Via apenas o reflexo do próprio rosto no visor de acrílico hermético, iluminado pela lanterna que apontava inutilmente para dentro de uma escuridão preta e infinita, na qual partículas brancas dançavam flutuando, a qual se parecia mais com o espaço sideral.

Sua mente já não era mais a mesma. Talvez o oxigênio. Talvez a pressão. Talvez o sangue. Talvez apenas o que vivia. O que percebia. Parecia perceber claridades no fundo. Não tinha certeza se era mesmo o fundo ou a superfície.

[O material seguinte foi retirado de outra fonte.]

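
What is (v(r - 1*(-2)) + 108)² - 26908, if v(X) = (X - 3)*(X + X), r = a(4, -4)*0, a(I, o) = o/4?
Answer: -16092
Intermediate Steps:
a(I, o) = o/4 (a(I, o) = o*(¼) = o/4)
r = 0 (r = ((¼)*(-4))*0 = -1*0 = 0)
v(X) = 2*X*(-3 + X) (v(X) = (-3 + X)*(2*X) = 2*X*(-3 + X))
(v(r - 1*(-2)) + 108)² - 26908 = (2*(0 - 1*(-2))*(-3 + (0 - 1*(-2))) + 108)² - 26908 = (2*(0 + 2)*(-3 + (0 + 2)) + 108)² - 26908 = (2*2*(-3 + 2) + 108)² - 26908 = (2*2*(-1) + 108)² - 26908 = (-4 + 108)² - 26908 = 104² - 26908 = 10816 - 26908 = -16092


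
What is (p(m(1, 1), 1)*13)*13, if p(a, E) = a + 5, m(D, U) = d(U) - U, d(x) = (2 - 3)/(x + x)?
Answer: 1183/2 ≈ 591.50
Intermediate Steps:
d(x) = -1/(2*x)
m(D, U) = -U - 1/(2*U) (m(D, U) = -1/(2*U) - U = -U - 1/(2*U))
p(a, E) = 5 + a
(p(m(1, 1), 1)*13)*13 = ((5 + (-1*1 - 1/2/1))*13)*13 = ((5 + (-1 - 1/2*1))*13)*13 = ((5 + (-1 - 1/2))*13)*13 = ((5 - 3/2)*13)*13 = ((7/2)*13)*13 = (91/2)*13 = 1183/2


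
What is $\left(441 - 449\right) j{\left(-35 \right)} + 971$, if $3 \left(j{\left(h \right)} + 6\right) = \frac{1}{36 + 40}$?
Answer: $\frac{58081}{57} \approx 1019.0$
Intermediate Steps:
$j{\left(h \right)} = - \frac{1367}{228}$ ($j{\left(h \right)} = -6 + \frac{1}{3 \left(36 + 40\right)} = -6 + \frac{1}{3 \cdot 76} = -6 + \frac{1}{3} \cdot \frac{1}{76} = -6 + \frac{1}{228} = - \frac{1367}{228}$)
$\left(441 - 449\right) j{\left(-35 \right)} + 971 = \left(441 - 449\right) \left(- \frac{1367}{228}\right) + 971 = \left(-8\right) \left(- \frac{1367}{228}\right) + 971 = \frac{2734}{57} + 971 = \frac{58081}{57}$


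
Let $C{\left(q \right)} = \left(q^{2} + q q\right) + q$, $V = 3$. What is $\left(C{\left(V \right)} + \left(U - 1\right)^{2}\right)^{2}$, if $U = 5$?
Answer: $1369$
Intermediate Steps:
$C{\left(q \right)} = q + 2 q^{2}$ ($C{\left(q \right)} = \left(q^{2} + q^{2}\right) + q = 2 q^{2} + q = q + 2 q^{2}$)
$\left(C{\left(V \right)} + \left(U - 1\right)^{2}\right)^{2} = \left(3 \left(1 + 2 \cdot 3\right) + \left(5 - 1\right)^{2}\right)^{2} = \left(3 \left(1 + 6\right) + 4^{2}\right)^{2} = \left(3 \cdot 7 + 16\right)^{2} = \left(21 + 16\right)^{2} = 37^{2} = 1369$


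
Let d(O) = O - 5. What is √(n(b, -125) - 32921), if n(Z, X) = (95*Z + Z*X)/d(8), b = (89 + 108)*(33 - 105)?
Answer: √108919 ≈ 330.03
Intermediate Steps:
d(O) = -5 + O
b = -14184 (b = 197*(-72) = -14184)
n(Z, X) = 95*Z/3 + X*Z/3 (n(Z, X) = (95*Z + Z*X)/(-5 + 8) = (95*Z + X*Z)/3 = (95*Z + X*Z)*(⅓) = 95*Z/3 + X*Z/3)
√(n(b, -125) - 32921) = √((⅓)*(-14184)*(95 - 125) - 32921) = √((⅓)*(-14184)*(-30) - 32921) = √(141840 - 32921) = √108919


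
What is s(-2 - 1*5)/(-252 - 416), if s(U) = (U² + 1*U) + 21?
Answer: -63/668 ≈ -0.094311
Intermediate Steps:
s(U) = 21 + U + U² (s(U) = (U² + U) + 21 = (U + U²) + 21 = 21 + U + U²)
s(-2 - 1*5)/(-252 - 416) = (21 + (-2 - 1*5) + (-2 - 1*5)²)/(-252 - 416) = (21 + (-2 - 5) + (-2 - 5)²)/(-668) = (21 - 7 + (-7)²)*(-1/668) = (21 - 7 + 49)*(-1/668) = 63*(-1/668) = -63/668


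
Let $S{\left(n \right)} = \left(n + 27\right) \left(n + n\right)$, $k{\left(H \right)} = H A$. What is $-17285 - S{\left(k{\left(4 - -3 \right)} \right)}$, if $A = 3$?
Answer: $-19301$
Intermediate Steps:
$k{\left(H \right)} = 3 H$ ($k{\left(H \right)} = H 3 = 3 H$)
$S{\left(n \right)} = 2 n \left(27 + n\right)$ ($S{\left(n \right)} = \left(27 + n\right) 2 n = 2 n \left(27 + n\right)$)
$-17285 - S{\left(k{\left(4 - -3 \right)} \right)} = -17285 - 2 \cdot 3 \left(4 - -3\right) \left(27 + 3 \left(4 - -3\right)\right) = -17285 - 2 \cdot 3 \left(4 + 3\right) \left(27 + 3 \left(4 + 3\right)\right) = -17285 - 2 \cdot 3 \cdot 7 \left(27 + 3 \cdot 7\right) = -17285 - 2 \cdot 21 \left(27 + 21\right) = -17285 - 2 \cdot 21 \cdot 48 = -17285 - 2016 = -19301$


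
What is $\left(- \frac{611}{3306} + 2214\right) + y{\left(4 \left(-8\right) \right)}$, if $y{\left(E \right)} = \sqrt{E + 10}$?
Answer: $\frac{7318873}{3306} + i \sqrt{22} \approx 2213.8 + 4.6904 i$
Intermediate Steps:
$y{\left(E \right)} = \sqrt{10 + E}$
$\left(- \frac{611}{3306} + 2214\right) + y{\left(4 \left(-8\right) \right)} = \left(- \frac{611}{3306} + 2214\right) + \sqrt{10 + 4 \left(-8\right)} = \left(\left(-611\right) \frac{1}{3306} + 2214\right) + \sqrt{10 - 32} = \left(- \frac{611}{3306} + 2214\right) + \sqrt{-22} = \frac{7318873}{3306} + i \sqrt{22}$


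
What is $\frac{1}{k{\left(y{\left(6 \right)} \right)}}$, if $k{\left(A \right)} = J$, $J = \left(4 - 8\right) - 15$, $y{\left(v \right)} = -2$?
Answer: $- \frac{1}{19} \approx -0.052632$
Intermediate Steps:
$J = -19$ ($J = \left(4 - 8\right) - 15 = -4 - 15 = -19$)
$k{\left(A \right)} = -19$
$\frac{1}{k{\left(y{\left(6 \right)} \right)}} = \frac{1}{-19} = - \frac{1}{19}$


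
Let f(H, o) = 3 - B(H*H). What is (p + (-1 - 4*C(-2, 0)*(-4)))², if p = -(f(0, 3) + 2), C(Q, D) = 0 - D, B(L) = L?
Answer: 36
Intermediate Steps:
f(H, o) = 3 - H² (f(H, o) = 3 - H*H = 3 - H²)
C(Q, D) = -D
p = -5 (p = -((3 - 1*0²) + 2) = -((3 - 1*0) + 2) = -((3 + 0) + 2) = -(3 + 2) = -1*5 = -5)
(p + (-1 - 4*C(-2, 0)*(-4)))² = (-5 + (-1 - 4*(-1*0)*(-4)))² = (-5 + (-1 - 0*(-4)))² = (-5 + (-1 - 4*0))² = (-5 + (-1 + 0))² = (-5 - 1)² = (-6)² = 36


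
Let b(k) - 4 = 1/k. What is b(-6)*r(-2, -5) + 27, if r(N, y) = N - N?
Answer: 27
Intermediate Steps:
b(k) = 4 + 1/k
r(N, y) = 0
b(-6)*r(-2, -5) + 27 = (4 + 1/(-6))*0 + 27 = (4 - ⅙)*0 + 27 = (23/6)*0 + 27 = 0 + 27 = 27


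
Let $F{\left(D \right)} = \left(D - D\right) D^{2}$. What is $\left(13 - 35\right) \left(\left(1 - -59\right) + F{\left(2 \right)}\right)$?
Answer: $-1320$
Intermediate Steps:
$F{\left(D \right)} = 0$ ($F{\left(D \right)} = 0 D^{2} = 0$)
$\left(13 - 35\right) \left(\left(1 - -59\right) + F{\left(2 \right)}\right) = \left(13 - 35\right) \left(\left(1 - -59\right) + 0\right) = - 22 \left(\left(1 + 59\right) + 0\right) = - 22 \left(60 + 0\right) = \left(-22\right) 60 = -1320$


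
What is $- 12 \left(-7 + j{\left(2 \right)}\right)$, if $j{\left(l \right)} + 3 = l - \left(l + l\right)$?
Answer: $144$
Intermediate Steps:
$j{\left(l \right)} = -3 - l$ ($j{\left(l \right)} = -3 + \left(l - \left(l + l\right)\right) = -3 + \left(l - 2 l\right) = -3 - l$)
$- 12 \left(-7 + j{\left(2 \right)}\right) = - 12 \left(-7 - 5\right) = \left(-12\right) \left(-12\right) = 144$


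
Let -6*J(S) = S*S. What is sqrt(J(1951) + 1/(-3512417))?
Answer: I*sqrt(281759086179819275946)/21074502 ≈ 796.49*I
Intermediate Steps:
J(S) = -S**2/6 (J(S) = -S*S/6 = -S**2/6)
sqrt(J(1951) + 1/(-3512417)) = sqrt(-1/6*1951**2 + 1/(-3512417)) = sqrt(-1/6*3806401 - 1/3512417) = sqrt(-3806401/6 - 1/3512417) = sqrt(-13369667581223/21074502) = I*sqrt(281759086179819275946)/21074502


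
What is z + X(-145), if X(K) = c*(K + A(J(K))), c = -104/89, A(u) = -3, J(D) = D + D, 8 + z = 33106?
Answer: 2961114/89 ≈ 33271.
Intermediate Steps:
z = 33098 (z = -8 + 33106 = 33098)
J(D) = 2*D
c = -104/89 (c = -104*1/89 = -104/89 ≈ -1.1685)
X(K) = 312/89 - 104*K/89 (X(K) = -104*(K - 3)/89 = -104*(-3 + K)/89 = 312/89 - 104*K/89)
z + X(-145) = 33098 + (312/89 - 104/89*(-145)) = 33098 + (312/89 + 15080/89) = 33098 + 15392/89 = 2961114/89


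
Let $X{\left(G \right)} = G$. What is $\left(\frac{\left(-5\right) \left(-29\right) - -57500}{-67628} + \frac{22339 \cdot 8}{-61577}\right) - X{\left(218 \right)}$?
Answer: $- \frac{923459340909}{4164329356} \approx -221.75$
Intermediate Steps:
$\left(\frac{\left(-5\right) \left(-29\right) - -57500}{-67628} + \frac{22339 \cdot 8}{-61577}\right) - X{\left(218 \right)} = \left(\frac{\left(-5\right) \left(-29\right) - -57500}{-67628} + \frac{22339 \cdot 8}{-61577}\right) - 218 = \left(\left(145 + 57500\right) \left(- \frac{1}{67628}\right) + 178712 \left(- \frac{1}{61577}\right)\right) - 218 = \left(57645 \left(- \frac{1}{67628}\right) - \frac{178712}{61577}\right) - 218 = \left(- \frac{57645}{67628} - \frac{178712}{61577}\right) - 218 = - \frac{15635541301}{4164329356} - 218 = - \frac{923459340909}{4164329356}$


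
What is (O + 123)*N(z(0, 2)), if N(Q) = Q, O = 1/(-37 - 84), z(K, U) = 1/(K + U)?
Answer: 7441/121 ≈ 61.496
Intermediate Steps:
O = -1/121 (O = 1/(-121) = -1/121 ≈ -0.0082645)
(O + 123)*N(z(0, 2)) = (-1/121 + 123)/(0 + 2) = (14882/121)/2 = (14882/121)*(½) = 7441/121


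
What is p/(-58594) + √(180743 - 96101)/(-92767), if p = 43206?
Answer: -21603/29297 - √84642/92767 ≈ -0.74052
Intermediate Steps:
p/(-58594) + √(180743 - 96101)/(-92767) = 43206/(-58594) + √(180743 - 96101)/(-92767) = 43206*(-1/58594) + √84642*(-1/92767) = -21603/29297 - √84642/92767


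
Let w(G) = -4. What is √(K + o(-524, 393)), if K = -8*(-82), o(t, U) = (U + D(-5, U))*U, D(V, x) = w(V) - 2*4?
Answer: √150389 ≈ 387.80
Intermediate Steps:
D(V, x) = -12 (D(V, x) = -4 - 2*4 = -4 - 8 = -12)
o(t, U) = U*(-12 + U) (o(t, U) = (U - 12)*U = (-12 + U)*U = U*(-12 + U))
K = 656
√(K + o(-524, 393)) = √(656 + 393*(-12 + 393)) = √(656 + 393*381) = √(656 + 149733) = √150389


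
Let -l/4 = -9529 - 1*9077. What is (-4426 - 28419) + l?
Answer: 41579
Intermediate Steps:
l = 74424 (l = -4*(-9529 - 1*9077) = -4*(-9529 - 9077) = -4*(-18606) = 74424)
(-4426 - 28419) + l = (-4426 - 28419) + 74424 = -32845 + 74424 = 41579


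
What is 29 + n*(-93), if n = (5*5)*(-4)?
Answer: 9329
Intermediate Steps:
n = -100 (n = 25*(-4) = -100)
29 + n*(-93) = 29 - 100*(-93) = 29 + 9300 = 9329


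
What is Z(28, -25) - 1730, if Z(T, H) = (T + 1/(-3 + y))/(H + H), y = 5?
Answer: -173057/100 ≈ -1730.6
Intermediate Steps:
Z(T, H) = (½ + T)/(2*H) (Z(T, H) = (T + 1/(-3 + 5))/(H + H) = (T + 1/2)/((2*H)) = (T + ½)*(1/(2*H)) = (½ + T)*(1/(2*H)) = (½ + T)/(2*H))
Z(28, -25) - 1730 = (¼)*(1 + 2*28)/(-25) - 1730 = (¼)*(-1/25)*(1 + 56) - 1730 = (¼)*(-1/25)*57 - 1730 = -57/100 - 1730 = -173057/100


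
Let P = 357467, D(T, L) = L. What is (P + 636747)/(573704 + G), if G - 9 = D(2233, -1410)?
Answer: 994214/572303 ≈ 1.7372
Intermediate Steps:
G = -1401 (G = 9 - 1410 = -1401)
(P + 636747)/(573704 + G) = (357467 + 636747)/(573704 - 1401) = 994214/572303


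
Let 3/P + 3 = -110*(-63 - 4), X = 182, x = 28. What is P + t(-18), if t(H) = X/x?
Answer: 95777/14734 ≈ 6.5004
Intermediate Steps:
P = 3/7367 (P = 3/(-3 - 110*(-63 - 4)) = 3/(-3 - 110*(-67)) = 3/(-3 + 7370) = 3/7367 ≈ 0.00040722)
t(H) = 13/2 (t(H) = 182/28 = 182*(1/28) = 13/2)
P + t(-18) = 3/7367 + 13/2 = 95777/14734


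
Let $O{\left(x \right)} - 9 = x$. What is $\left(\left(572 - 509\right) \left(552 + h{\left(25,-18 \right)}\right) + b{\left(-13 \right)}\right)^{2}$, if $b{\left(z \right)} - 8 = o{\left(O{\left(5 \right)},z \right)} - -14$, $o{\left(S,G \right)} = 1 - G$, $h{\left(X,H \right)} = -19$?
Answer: $1129968225$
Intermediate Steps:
$O{\left(x \right)} = 9 + x$
$b{\left(z \right)} = 23 - z$ ($b{\left(z \right)} = 8 - \left(-15 + z\right) = 23 - z$)
$\left(\left(572 - 509\right) \left(552 + h{\left(25,-18 \right)}\right) + b{\left(-13 \right)}\right)^{2} = \left(\left(572 - 509\right) \left(552 - 19\right) + \left(23 - -13\right)\right)^{2} = \left(63 \cdot 533 + \left(23 + 13\right)\right)^{2} = \left(33579 + 36\right)^{2} = 33615^{2} = 1129968225$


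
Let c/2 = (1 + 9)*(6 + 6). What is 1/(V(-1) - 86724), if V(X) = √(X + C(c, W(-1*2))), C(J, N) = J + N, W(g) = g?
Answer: -28908/2507017313 - √237/7521051939 ≈ -1.1533e-5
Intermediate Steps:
c = 240 (c = 2*((1 + 9)*(6 + 6)) = 2*(10*12) = 2*120 = 240)
V(X) = √(238 + X) (V(X) = √(X + (240 - 1*2)) = √(X + (240 - 2)) = √(X + 238) = √(238 + X))
1/(V(-1) - 86724) = 1/(√(238 - 1) - 86724) = 1/(√237 - 86724) = 1/(-86724 + √237)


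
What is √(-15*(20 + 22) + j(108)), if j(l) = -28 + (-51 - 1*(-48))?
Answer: I*√661 ≈ 25.71*I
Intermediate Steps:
j(l) = -31 (j(l) = -28 + (-51 + 48) = -28 - 3 = -31)
√(-15*(20 + 22) + j(108)) = √(-15*(20 + 22) - 31) = √(-15*42 - 31) = √(-630 - 31) = √(-661) = I*√661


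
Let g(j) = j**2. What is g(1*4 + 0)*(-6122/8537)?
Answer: -97952/8537 ≈ -11.474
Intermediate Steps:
g(1*4 + 0)*(-6122/8537) = (1*4 + 0)**2*(-6122/8537) = (4 + 0)**2*(-6122*1/8537) = 4**2*(-6122/8537) = 16*(-6122/8537) = -97952/8537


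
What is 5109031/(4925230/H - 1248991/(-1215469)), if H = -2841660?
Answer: -1764633577573965474/243725661781 ≈ -7.2402e+6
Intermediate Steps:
5109031/(4925230/H - 1248991/(-1215469)) = 5109031/(4925230/(-2841660) - 1248991/(-1215469)) = 5109031/(4925230*(-1/2841660) - 1248991*(-1/1215469)) = 5109031/(-492523/284166 + 1248991/1215469) = 5109031/(-243725661781/345394963854) = 5109031*(-345394963854/243725661781) = -1764633577573965474/243725661781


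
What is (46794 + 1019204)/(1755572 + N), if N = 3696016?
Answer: 532999/2725794 ≈ 0.19554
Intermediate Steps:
(46794 + 1019204)/(1755572 + N) = (46794 + 1019204)/(1755572 + 3696016) = 1065998/5451588 = 1065998*(1/5451588) = 532999/2725794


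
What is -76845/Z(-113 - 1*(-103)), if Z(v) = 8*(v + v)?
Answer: 15369/32 ≈ 480.28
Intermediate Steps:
Z(v) = 16*v (Z(v) = 8*(2*v) = 16*v)
-76845/Z(-113 - 1*(-103)) = -76845*1/(16*(-113 - 1*(-103))) = -76845*1/(16*(-113 + 103)) = -76845/(16*(-10)) = -76845/(-160) = -76845*(-1/160) = 15369/32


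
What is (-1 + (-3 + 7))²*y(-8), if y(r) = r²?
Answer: 576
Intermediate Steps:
(-1 + (-3 + 7))²*y(-8) = (-1 + (-3 + 7))²*(-8)² = (-1 + 4)²*64 = 3²*64 = 9*64 = 576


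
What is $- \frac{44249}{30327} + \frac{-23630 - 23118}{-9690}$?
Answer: $\frac{54941877}{16326035} \approx 3.3653$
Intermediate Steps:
$- \frac{44249}{30327} + \frac{-23630 - 23118}{-9690} = \left(-44249\right) \frac{1}{30327} + \left(-23630 - 23118\right) \left(- \frac{1}{9690}\right) = - \frac{44249}{30327} - - \frac{23374}{4845} = - \frac{44249}{30327} + \frac{23374}{4845} = \frac{54941877}{16326035}$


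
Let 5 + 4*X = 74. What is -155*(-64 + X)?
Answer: 28985/4 ≈ 7246.3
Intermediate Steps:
X = 69/4 (X = -5/4 + (¼)*74 = -5/4 + 37/2 = 69/4 ≈ 17.250)
-155*(-64 + X) = -155*(-64 + 69/4) = -155*(-187/4) = 28985/4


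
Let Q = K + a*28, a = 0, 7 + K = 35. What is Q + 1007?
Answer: 1035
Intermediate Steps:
K = 28 (K = -7 + 35 = 28)
Q = 28 (Q = 28 + 0*28 = 28 + 0 = 28)
Q + 1007 = 28 + 1007 = 1035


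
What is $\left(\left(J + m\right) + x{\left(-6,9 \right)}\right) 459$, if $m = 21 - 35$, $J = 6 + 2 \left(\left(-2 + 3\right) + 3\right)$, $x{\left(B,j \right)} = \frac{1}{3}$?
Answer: $153$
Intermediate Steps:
$x{\left(B,j \right)} = \frac{1}{3}$
$J = 14$ ($J = 6 + 2 \left(1 + 3\right) = 6 + 2 \cdot 4 = 6 + 8 = 14$)
$m = -14$
$\left(\left(J + m\right) + x{\left(-6,9 \right)}\right) 459 = \left(\left(14 - 14\right) + \frac{1}{3}\right) 459 = \left(0 + \frac{1}{3}\right) 459 = \frac{1}{3} \cdot 459 = 153$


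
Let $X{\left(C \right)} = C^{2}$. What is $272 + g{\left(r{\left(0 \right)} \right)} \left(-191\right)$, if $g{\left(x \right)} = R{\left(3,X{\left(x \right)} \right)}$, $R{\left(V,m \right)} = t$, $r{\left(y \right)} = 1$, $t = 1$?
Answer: $81$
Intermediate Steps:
$R{\left(V,m \right)} = 1$
$g{\left(x \right)} = 1$
$272 + g{\left(r{\left(0 \right)} \right)} \left(-191\right) = 272 + 1 \left(-191\right) = 272 - 191 = 81$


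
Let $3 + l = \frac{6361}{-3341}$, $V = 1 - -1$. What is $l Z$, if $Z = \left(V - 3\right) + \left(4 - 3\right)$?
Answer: $0$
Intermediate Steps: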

Do barco ouviam seus ruídos. Uma respiração regular, calma e controlada. A respiração de um mergulhador. E então alguns ruídos diferentes. Pareciam de algo que se chocava contra o microfone. Uns ruídos mais altos, até muito estranhos. Até que a conexão foi perdida.

6 comentários:

Anônimo disse...

#1/3 Queda

- Santiago, você viu o Luiz por aí?
- Não Barbosa, não está por aqui - responde após quase imperceptível pausa.
- Ele vai fazer besteira, preciso falar com urgência com meu irmão!
- Desculpa, não sei onde ele tá - e efusivamente desliga o rádio.
Luiz estava ali, afinal. Está certo que era apenas uma caricatura esquelética de seu amigo. Mesmo constrangido, Santiago não deixava de encarar os ossos salientes do rosto escanhoado de Luiz. Vestia o traje de mergulho com um cigarro na boca, expondo o restante do seu corpo. Costelas salientes, entre elas, estendida, pele retraída e amarelada. Barriga escavada, a qual, em alguns movimentos involuntários, acariciava com pesar. Parecia acariciar sua doença, sua companheira dos últimos 3 meses. Era triste assistir, mas irressistível.
Luiz se equipava com naturalidade. Quem tentava enganar desta foma? Acha que ninguém ali no barco suspeitava do seu plano? Mas o que fazer, também? Santiago tinha que respeitar aquele último desejo. Não ia mudar nada mesmo.

Anônimo disse...

#2/3 Ascenção

Foi um pequeno salto. Em um segundo que vibrou nos seus olhos encovados, viu o Sol e o céu, indiferentes.
Foi afundando. Vagarosamente. Seu coração batia mais forte, sentia o sangue pulsando em suas veias.
Imergia na escuridão e no silêncio.
Parecia que não sentia mais dor.
Muito tempo já se passava. Tudo tinha ficado para trás.
As batidas de seu coração aos poucos se distanciavam, cansadas. Então é assim...
Sua mente então se inundou de luz! Luz branca ofuscante que parecia vir de todo lugar. Sentiu como se uma garra puxasse seu braço direito, com força hercúlea, na direção da luz. Depois escuridão novamente.
Então é assim?
Do barco ouviram sua respiração ofegante substituída por ruídos violentos, como se algo se chocasse contra o microfone.
- Acharam ele! - gritou extasiado Santiago.

Anônimo disse...

#3/3 Deus ex machina

Já se passavam 3 semanas do dia em que Luiz fora resgatado pelo mini-submarino laranja. Recebera alta do hospital há 5 dias e até já tinha ganhado alguns quilos. Um quilo e meio, para ser sincero.
No dia do mergulho, Santiago falou novamente com Barbosa. As lâminas da biópsia tinha sido revisadas. Não era câncer! Apenas tuberculose.
O mergulhador estava a salvo, caminhando na praia.



Anônimo disse...

Adele is your friend now.

Anônimo disse...

Lololololololololol.. kkkkkkkkk. Dont forget to thank Jack Daniels! He's the genious behind this.. And he's from Tenessee. The Cowboy Way.

Anônimo disse...

!!!!!!!!!!!!!!!!!!!!!!!!!! Final feliz surreal!!!!!!!!!!!!! Blog errado?? Que bom. Final feliz é bom e surreal.